Oil&Gas Materials 9 July 2013 15:08 (UTC +04:00)

Kazakhstan's state oil company KazMunaiGas is planning a big push into Europe, as the fast-growing national champion expands downstream and pursues a greater share of the region's retail petrol market, Financial Times reported.

Daniyar Berlibayev, first deputy chairman of KazMunaiGas, said the company had plans to move into Ukraine and Turkey, and was eyeing petrol stations, import terminals and distribution points in the two Black Sea countries.

"We are expanding internationally, reaching from the well to the wheel," he said in an interview with the Financial Times in Astana, the Kazakh capital.

KMG, one of small band of fast-growing national oil companies, has become the main vehicle of the Kazakh state as it seeks to tighten its control of the country's oil and gas sector.

The company's increasing prominence reflects the rise of resource nationalism in the world's big oil-producing states over the last decade as strong Asian demand pushed oil prices up to record highs.
In recent years, KMG has muscled in to the international consortiums developing two huge oil and gasfields - Kashagan, the world's most expensive oil development project in the Caspian Sea, and the onshore Karachaganak.
Kashagan, one of the world's most difficult and costliest oil developments, is due to start production later this year. UK prime minister David Cameron was in Kazakhstan late last month to mark the start-up of the field's production facilities.
KMG has also made tentative efforts to expand internationally. In 2007 it bought Rompetrol, which owns two refineries in Romania and petrol stations in seven European countries.
Since then, it has invested billions of dollars to upgrade the refineries, enabling them to produce cleaner Euro-5 class fuels.

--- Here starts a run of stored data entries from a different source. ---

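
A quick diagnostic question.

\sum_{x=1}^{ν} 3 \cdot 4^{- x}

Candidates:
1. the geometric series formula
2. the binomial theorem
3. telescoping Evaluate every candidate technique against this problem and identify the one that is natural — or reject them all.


Method: the geometric series formula — consecutive terms stand in a fixed index-free ratio — the geometric sum formula closes it.
- the geometric series formula — applies; the problem has the shape this method handles.
- the binomial theorem — there is no sum-raised-to-a-power identity hiding in these terms.
- telescoping — in the displayed form, no term reappears at a neighboring index to cancel against.


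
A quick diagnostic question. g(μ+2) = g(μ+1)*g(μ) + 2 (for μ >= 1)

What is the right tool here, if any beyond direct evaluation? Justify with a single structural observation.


Verdict: no special technique — the new term depends nonlinearly on the old ones, which disqualifies every superposition-based technique.


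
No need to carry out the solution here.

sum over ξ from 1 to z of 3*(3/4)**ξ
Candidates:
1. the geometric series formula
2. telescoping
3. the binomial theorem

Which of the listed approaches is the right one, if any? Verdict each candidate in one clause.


Diagnosis: the geometric series formula — the ratio of consecutive terms is the constant 3/4, independent of the index — a geometric sum.
- the geometric series formula — applies; the problem has the shape this method handles.
- telescoping: as presented, consecutive terms share no shifted copy to cancel against — no rewrite is on display to change that.
- the binomial theorem: no binomial coefficients pair up with complementary powers here.


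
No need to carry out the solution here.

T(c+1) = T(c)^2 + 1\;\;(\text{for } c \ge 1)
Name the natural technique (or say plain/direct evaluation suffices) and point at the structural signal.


Technique: no special technique — the update rule curves (it is not linear in the unknown sequence), so no superposition-based closed form attaches — iterate or study it directly.


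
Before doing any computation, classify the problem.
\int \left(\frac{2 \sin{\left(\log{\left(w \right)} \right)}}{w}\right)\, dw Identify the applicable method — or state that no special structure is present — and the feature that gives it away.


Technique: u-substitution — collected, the integrand has one factor that is, up to a constant, the derivative of an inner expression the rest depends on — substitute for that inner expression.


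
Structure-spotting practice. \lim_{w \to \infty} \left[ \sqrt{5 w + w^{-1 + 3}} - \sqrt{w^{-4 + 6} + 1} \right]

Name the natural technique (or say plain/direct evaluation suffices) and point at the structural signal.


Verdict: conjugate multiplication — an infinity-minus-infinity difference with a surviving radical — multiply by the conjugate to cancel the divergence.


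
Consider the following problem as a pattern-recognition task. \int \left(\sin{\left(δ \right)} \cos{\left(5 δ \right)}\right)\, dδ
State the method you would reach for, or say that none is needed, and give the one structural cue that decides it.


Best approach: a trigonometric identity — the product \sin{\left(δ \right)} \cos{\left(5 δ \right)} converts to a sum of single-frequency sinusoids via the product-to-sum identity.


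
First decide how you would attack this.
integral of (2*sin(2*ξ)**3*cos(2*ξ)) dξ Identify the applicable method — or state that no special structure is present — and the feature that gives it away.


Best approach: u-substitution — collected, the integrand has one factor that is, up to a constant, the derivative of an inner expression the rest depends on — substitute for that inner expression.


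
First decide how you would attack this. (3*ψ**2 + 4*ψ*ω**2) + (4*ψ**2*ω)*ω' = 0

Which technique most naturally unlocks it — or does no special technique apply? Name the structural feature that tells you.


Verdict: the exact-equation method — this form is already the differential of something: the matching mixed partials of 3*ψ**2 + 4*ψ*ω**2 and 4*ψ**2*ω prove it.


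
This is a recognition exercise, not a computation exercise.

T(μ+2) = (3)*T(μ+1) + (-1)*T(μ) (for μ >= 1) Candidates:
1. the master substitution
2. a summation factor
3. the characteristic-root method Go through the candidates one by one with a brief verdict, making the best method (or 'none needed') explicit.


Best approach: the characteristic-root method — this is the constant-coefficient homogeneous case — the whole solution in μ reduces to a polynomial's roots.
- the master substitution: the recursive argument is a shift of the index, not a fixed fraction of it.
- a summation factor: the recurrence reaches back more than one step, outside the first-order family a summation factor normalizes.
- the characteristic-root method: yes, a natural case for it.


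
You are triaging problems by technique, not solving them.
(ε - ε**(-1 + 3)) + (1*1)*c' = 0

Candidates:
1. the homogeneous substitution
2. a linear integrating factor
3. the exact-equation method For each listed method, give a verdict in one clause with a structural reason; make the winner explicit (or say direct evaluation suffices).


Best approach: no special technique — the slope is a pure function of ε; integrate both sides and be done.
- the homogeneous substitution — the slope changes under joint rescaling, failing the degree-zero test.
- a linear integrating factor — with the unknown absent the integrating factor is a formality; direct integration is the working structure.
- the exact-equation method: the unknown never enters the equation — exactness holds emptily, with nothing for the method to add.


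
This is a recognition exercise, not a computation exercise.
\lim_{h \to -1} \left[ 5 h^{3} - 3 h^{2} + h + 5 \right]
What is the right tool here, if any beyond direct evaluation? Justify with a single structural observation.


Diagnosis: no special technique — the expression is continuous at -1 — substitute and evaluate; no indeterminate form appears.


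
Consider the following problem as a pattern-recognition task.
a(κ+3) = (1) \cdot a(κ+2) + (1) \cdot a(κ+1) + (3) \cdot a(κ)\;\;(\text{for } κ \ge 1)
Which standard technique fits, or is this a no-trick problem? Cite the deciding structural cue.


Diagnosis: the characteristic-root method — the recurrence is linear and homogeneous with constant coefficients, so the ansatz r^κ turns it into a polynomial equation for r.


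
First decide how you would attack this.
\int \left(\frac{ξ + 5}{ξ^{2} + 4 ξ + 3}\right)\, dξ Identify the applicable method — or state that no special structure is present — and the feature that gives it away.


Technique: partial fractions — once ξ^{2} + 4 ξ + 3 is factored, each root contributes a simple-fraction term; integrate them one at a time.


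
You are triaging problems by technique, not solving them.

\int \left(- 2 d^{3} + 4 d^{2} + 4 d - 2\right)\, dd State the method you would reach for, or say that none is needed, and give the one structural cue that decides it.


Technique: no special technique — the integrand is a sum of constant multiples of powers of d — integrate term by term.


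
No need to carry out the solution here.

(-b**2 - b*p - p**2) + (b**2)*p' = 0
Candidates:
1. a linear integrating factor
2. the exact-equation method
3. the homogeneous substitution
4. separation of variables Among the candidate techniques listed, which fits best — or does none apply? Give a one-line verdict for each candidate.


Diagnosis: the homogeneous substitution — scaling b and p together leaves the slope fixed — it depends only on p/b, so substitute the ratio.
- a linear integrating factor — the unknown enters nonlinearly (through a power, a denominator, or a transcendental function), which the linear integrating-factor recipe cannot absorb as-is — any repair would come from a preliminary substitution, not the factor.
- the exact-equation method — the mixed-partials test fails on this split — it is not an exact differential as presented.
- the homogeneous substitution — yes — fits the structure here.
- separation of variables — no division isolates the independent variable from the unknown.


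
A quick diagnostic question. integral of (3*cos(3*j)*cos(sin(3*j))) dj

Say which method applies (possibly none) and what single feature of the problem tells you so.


Best approach: u-substitution — differentiating the inner expression sin(3*j) produces the factor 3*cos(3*j) up to a constant multiple, so substituting u = sin(3*j) reduces everything to a one-variable integral in u.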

Mr Berlibayev said KMG intended to nearly double its oil reserves from 5.8bn barrels to 10.3bn barrels by 2020, in part through a $3bn exploration campaign. He said it would increase oil production from 420,000 barrels a day at the moment to about 700,000 b/d by the end of the decade.

That reflects a broader increase in Kazakhstan's oil production, as Kashagan comes on and output ramps up at other big fields such as Tengiz, operated by Chevron.
Mr Berlibayev said Kazakhstan could be exporting 2.2m b/d of oil by the end of the decade, with about 400,000 b/d of that going to China and most of the rest to Europe, particularly Black Sea markets.

He said KMG planned to refine a large chunk of these exports at its Romanian facilities. "We want to come to Europe and say - we have 5m tones a year of oil products: who wants to buy it?" he said.
But European demand for petrol and other refined products has fallen since the 2008 financial crisis and the ensuing recession, and European refining margins remain depressed.

Mr Berlibayev defended the acquisition. "If we didn't go downstream, we would only be selling crude oil at the border to Russia and China," he said. "We want to get into Europe, right to the petrol pump."